What she neglected to cover. There are so many persuasive facts Doughty failed to talk about while discussing what we erroneously call "traditional burials"--that is, burials with an embalmed body, a gasket-sealed metal casket, and a steel or concrete vault surrounding the body in the ground. The millions of gallons of eco-unfriendly formaldehyde-based chemicals that go in the bodies, down the drain, and into the ground; the energy wasted in producing caskets and vaults that ultimately do nothing to preserve the body; and more. I wanted statistics and comparisons and examples. I wanted to hear about how an embalmed corpse decomposes (versus a natural corpse). I wanted to hear about the chemistry of "liquid cremation" and what exactly gets handed back to the family. (Are the bones still all that's left, and are they crushed? Where does the used [lye-like] liquid go, and why is it safe for the environment? How many times can you reuse the liquid?) My friend read the book at the same time I did, and pointed out that too much depth, too many facts, too much "non-fiction" might have scared away Doughty's target audience. Instead, she argued, this is a personable, warm account of Doughty's first year as a crematory operator, and her experiences in mortuary school, with the message tucked away as stories, not as data. That is, just enough to get the hipsters interested in her cause, without scaring them away with morbid prose; just enough to get her some professional "cred," while the funeral industry studiously ignores her. My friend may be right, this is probably a better opening literary gambit than what I wanted: a dry, revolutionary, be-all, end-all "green burial" tome from an expert in the field.

 

But thirty is perhaps too young for a memoir.

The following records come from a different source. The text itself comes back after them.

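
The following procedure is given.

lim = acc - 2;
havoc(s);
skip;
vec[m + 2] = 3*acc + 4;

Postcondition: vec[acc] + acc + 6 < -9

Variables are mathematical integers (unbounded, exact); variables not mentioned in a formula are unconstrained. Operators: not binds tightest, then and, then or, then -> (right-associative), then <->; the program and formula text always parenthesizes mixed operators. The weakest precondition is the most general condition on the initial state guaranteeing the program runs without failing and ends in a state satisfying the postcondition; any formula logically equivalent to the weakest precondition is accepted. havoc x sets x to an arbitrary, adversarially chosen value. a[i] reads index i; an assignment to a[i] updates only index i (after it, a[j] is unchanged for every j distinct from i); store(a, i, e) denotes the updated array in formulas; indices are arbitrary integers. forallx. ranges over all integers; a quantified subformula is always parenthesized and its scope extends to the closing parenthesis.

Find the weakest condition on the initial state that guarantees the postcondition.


Working backward. After the program, the postcondition vec[acc] + acc + 6 < -9 must hold; in canonical form it is vec[acc] + acc < -15.
Before vec[m + 2] := 3*acc + 4: store(vec, m + 2, 3*acc + 4)[acc] + acc < -15
Before skip: store(vec, m + 2, 3*acc + 4)[acc] + acc < -15
Before havoc s: store(vec, m + 2, 3*acc + 4)[acc] + acc < -15
Before lim := acc - 2: store(vec, m + 2, 3*acc + 4)[acc] + acc < -15
Answer: WP = store(vec, m + 2, 3*acc + 4)[acc] + acc < -15


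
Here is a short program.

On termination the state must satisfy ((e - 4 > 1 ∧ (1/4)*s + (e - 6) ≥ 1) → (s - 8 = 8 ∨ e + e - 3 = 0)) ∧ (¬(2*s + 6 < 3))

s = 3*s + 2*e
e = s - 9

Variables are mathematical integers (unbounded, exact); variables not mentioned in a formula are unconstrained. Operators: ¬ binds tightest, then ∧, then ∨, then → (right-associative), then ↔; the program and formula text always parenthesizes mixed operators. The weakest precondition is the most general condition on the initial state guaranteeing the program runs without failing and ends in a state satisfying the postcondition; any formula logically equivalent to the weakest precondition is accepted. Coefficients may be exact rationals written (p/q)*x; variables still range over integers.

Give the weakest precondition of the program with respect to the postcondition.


Working backward. After the program, the postcondition ((e - 4 > 1 ∧ (1/4)*s + (e - 6) ≥ 1) → (s - 8 = 8 ∨ e + e - 3 = 0)) ∧ (¬(2*s + 6 < 3)) must hold; in canonical form it is ((e > 5 ∧ e + (1/4)*s ≥ 7) → (s = 16 ∨ 2*e = 3)) ∧ (¬(2*s < -3)).
Before e := s - 9: ((s > 14 ∧ (5/4)*s ≥ 16) → (s = 16 ∨ 2*s = 21)) ∧ (¬(2*s < -3))
Before s := 3*s + 2*e: ((2*e + 3*s > 14 ∧ (5/2)*e + (15/4)*s ≥ 16) → (2*e + 3*s = 16 ∨ 4*e + 6*s = 21)) ∧ (¬(4*e + 6*s < -3))
Answer: WP = ((2*e + 3*s > 14 ∧ (5/2)*e + (15/4)*s ≥ 16) → (2*e + 3*s = 16 ∨ 4*e + 6*s = 21)) ∧ (¬(4*e + 6*s < -3))


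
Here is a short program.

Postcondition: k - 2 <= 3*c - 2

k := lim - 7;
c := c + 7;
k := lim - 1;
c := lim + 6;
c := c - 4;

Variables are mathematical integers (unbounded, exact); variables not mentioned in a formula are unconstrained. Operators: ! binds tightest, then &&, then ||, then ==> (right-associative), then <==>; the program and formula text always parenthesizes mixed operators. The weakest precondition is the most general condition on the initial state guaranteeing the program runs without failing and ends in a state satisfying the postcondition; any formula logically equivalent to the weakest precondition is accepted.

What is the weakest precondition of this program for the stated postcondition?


Working backward. After the program, the postcondition k - 2 <= 3*c - 2 must hold; in canonical form it is k <= 3*c.
Before c := c - 4: k <= 3*c - 12
Before c := lim + 6: k <= 3*lim + 6
Before k := lim - 1: 2*lim >= -7
Before c := c + 7: 2*lim >= -7
Before k := lim - 7: 2*lim >= -7
Answer: WP = 2*lim >= -7


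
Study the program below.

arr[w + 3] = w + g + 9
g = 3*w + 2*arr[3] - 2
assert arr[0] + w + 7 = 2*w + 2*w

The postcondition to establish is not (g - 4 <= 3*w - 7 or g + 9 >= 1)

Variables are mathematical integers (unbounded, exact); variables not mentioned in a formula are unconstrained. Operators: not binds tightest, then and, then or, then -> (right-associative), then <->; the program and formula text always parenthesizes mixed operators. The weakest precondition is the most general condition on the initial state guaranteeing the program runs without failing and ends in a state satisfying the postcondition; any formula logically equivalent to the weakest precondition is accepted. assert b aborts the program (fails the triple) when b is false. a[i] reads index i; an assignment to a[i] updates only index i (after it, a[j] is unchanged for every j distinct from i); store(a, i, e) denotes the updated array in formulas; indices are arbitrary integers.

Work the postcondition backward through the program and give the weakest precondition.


Working backward. After the program, the postcondition not (g - 4 <= 3*w - 7 or g + 9 >= 1) must hold; in canonical form it is not (g <= 3*w - 3 or g >= -8).
Before assert arr[0] + w + 7 = 2*w + 2*w: arr[0] = 3*w - 7 and (not (g <= 3*w - 3 or g >= -8))
Before g := 3*w + 2*arr[3] - 2: arr[0] = 3*w - 7 and (not (2*arr[3] <= -1 or 2*arr[3] + 3*w >= -6))
Before arr[w + 3] := w + g + 9: store(arr, w + 3, g + w + 9)[0] = 3*w - 7 and (not (2*store(arr, w + 3, g + w + 9)[3] <= -1 or 2*store(arr, w + 3, g + w + 9)[3] + 3*w >= -6))
Answer: WP = store(arr, w + 3, g + w + 9)[0] = 3*w - 7 and (not (2*store(arr, w + 3, g + w + 9)[3] <= -1 or 2*store(arr, w + 3, g + w + 9)[3] + 3*w >= -6))


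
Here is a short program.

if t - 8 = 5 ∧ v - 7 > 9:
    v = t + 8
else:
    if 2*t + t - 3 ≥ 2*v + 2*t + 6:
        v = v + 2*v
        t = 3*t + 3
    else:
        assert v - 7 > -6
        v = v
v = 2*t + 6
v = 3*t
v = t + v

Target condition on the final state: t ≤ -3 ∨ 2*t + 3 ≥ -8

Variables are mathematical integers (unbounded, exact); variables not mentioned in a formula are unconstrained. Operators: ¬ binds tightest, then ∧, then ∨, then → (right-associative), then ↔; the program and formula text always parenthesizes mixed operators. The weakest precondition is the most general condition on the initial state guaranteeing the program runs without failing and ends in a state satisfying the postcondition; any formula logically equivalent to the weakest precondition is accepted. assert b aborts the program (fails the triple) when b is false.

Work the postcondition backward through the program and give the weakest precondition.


Working backward. After the program, the postcondition t ≤ -3 ∨ 2*t + 3 ≥ -8 must hold; in canonical form it is t ≤ -3 ∨ 2*t ≥ -11.
Before v := t + v: t ≤ -3 ∨ 2*t ≥ -11
Before v := 3*t: t ≤ -3 ∨ 2*t ≥ -11
Before v := 2*t + 6: t ≤ -3 ∨ 2*t ≥ -11
Then branch requires t ≤ -3 ∨ 2*t ≥ -11; else branch requires (t ≥ 2*v + 9 → (3*t ≤ -6 ∨ 6*t ≥ -17)) ∧ ((¬(t ≥ 2*v + 9)) → (v > 1 ∧ (t ≤ -3 ∨ 2*t ≥ -11))).
Before the if: ((t = 13 ∧ v > 16) → (t ≤ -3 ∨ 2*t ≥ -11)) ∧ ((¬(t = 13 ∧ v > 16)) → ((t ≥ 2*v + 9 → (3*t ≤ -6 ∨ 6*t ≥ -17)) ∧ ((¬(t ≥ 2*v + 9)) → (v > 1 ∧ (t ≤ -3 ∨ 2*t ≥ -11)))))
Answer: WP = ((t = 13 ∧ v > 16) → (t ≤ -3 ∨ 2*t ≥ -11)) ∧ ((¬(t = 13 ∧ v > 16)) → ((t ≥ 2*v + 9 → (3*t ≤ -6 ∨ 6*t ≥ -17)) ∧ ((¬(t ≥ 2*v + 9)) → (v > 1 ∧ (t ≤ -3 ∨ 2*t ≥ -11)))))


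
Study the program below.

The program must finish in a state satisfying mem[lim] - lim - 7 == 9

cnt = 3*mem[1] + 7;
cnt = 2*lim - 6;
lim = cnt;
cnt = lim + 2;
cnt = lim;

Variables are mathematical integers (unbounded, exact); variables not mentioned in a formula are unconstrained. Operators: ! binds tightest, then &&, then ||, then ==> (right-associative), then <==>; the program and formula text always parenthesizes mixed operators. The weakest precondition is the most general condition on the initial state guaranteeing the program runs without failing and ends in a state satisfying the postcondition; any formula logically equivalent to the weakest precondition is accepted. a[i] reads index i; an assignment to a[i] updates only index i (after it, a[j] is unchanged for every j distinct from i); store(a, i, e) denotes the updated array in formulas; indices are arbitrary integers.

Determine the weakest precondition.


Working backward. After the program, the postcondition mem[lim] - lim - 7 == 9 must hold; in canonical form it is mem[lim] == lim + 16.
Before cnt := lim: mem[lim] == lim + 16
Before cnt := lim + 2: mem[lim] == lim + 16
Before lim := cnt: mem[cnt] == cnt + 16
Before cnt := 2*lim - 6: mem[2*lim - 6] == 2*lim + 10
Before cnt := 3*mem[1] + 7: mem[2*lim - 6] == 2*lim + 10
Answer: WP = mem[2*lim - 6] == 2*lim + 10


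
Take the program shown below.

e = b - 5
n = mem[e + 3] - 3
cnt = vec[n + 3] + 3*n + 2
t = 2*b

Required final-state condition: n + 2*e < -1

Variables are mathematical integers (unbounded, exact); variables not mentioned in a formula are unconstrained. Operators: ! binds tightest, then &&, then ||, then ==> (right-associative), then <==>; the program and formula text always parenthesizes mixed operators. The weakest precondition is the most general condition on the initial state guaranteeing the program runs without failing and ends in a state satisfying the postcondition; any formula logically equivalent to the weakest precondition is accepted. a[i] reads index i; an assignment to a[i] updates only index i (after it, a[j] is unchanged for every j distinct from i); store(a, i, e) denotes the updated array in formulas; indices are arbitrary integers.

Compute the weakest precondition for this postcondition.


Working backward. After the program, the postcondition n + 2*e < -1 must hold; in canonical form it is 2*e + n < -1.
Before t := 2*b: 2*e + n < -1
Before cnt := vec[n + 3] + 3*n + 2: 2*e + n < -1
Before n := mem[e + 3] - 3: mem[e + 3] + 2*e < 2
Before e := b - 5: mem[b - 2] + 2*b < 12
Answer: WP = mem[b - 2] + 2*b < 12


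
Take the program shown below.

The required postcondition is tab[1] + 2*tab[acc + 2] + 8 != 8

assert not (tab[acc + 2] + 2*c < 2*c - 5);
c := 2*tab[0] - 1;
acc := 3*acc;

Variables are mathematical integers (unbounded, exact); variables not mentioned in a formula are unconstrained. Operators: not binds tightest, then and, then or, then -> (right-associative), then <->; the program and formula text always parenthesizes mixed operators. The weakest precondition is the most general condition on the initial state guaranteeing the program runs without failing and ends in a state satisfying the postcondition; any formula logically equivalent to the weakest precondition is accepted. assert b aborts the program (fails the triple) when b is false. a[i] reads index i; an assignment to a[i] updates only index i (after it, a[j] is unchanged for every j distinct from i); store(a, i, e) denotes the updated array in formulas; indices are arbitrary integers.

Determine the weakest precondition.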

I loved the personal observations in Thomas Lynch's The Undertaking, but I think it was because he was old enough to have something to say. With Doughty, you get the sense that her own feelings about death are not quite settled. She admits to having been afraid--before her job in the crematory inured her--of her body being "scattered" after death. But while she wants to believe she has overcome that fear, her slight disdain for some of the uses for bodies donated to science betrays a lack of comfort with her claim that our "borrowed" bodies return to the earth one way or the other. The notion of cosmetic surgeons practicing on decapitated cadaver heads, or bodies being tossed out of planes to test parachutes, does not seem to please her, knowing that the dead person probably hoped to enrich other areas of science. But doesn't this ignore the point that the dead body doesn't care? Finally, while I was interested in her near-suicide story, I wasn't sure how it advanced the cause of the book. (It did fascinate me that, like so many people in their twenties, even this dynamic, intelligent, pretty person was a bit adrift, trying to find her place in the world and to find people [other than her devoted family] who would love her.)

 

Neither here nor there. I thought these books, in displays near each other, were cute doppelgangers.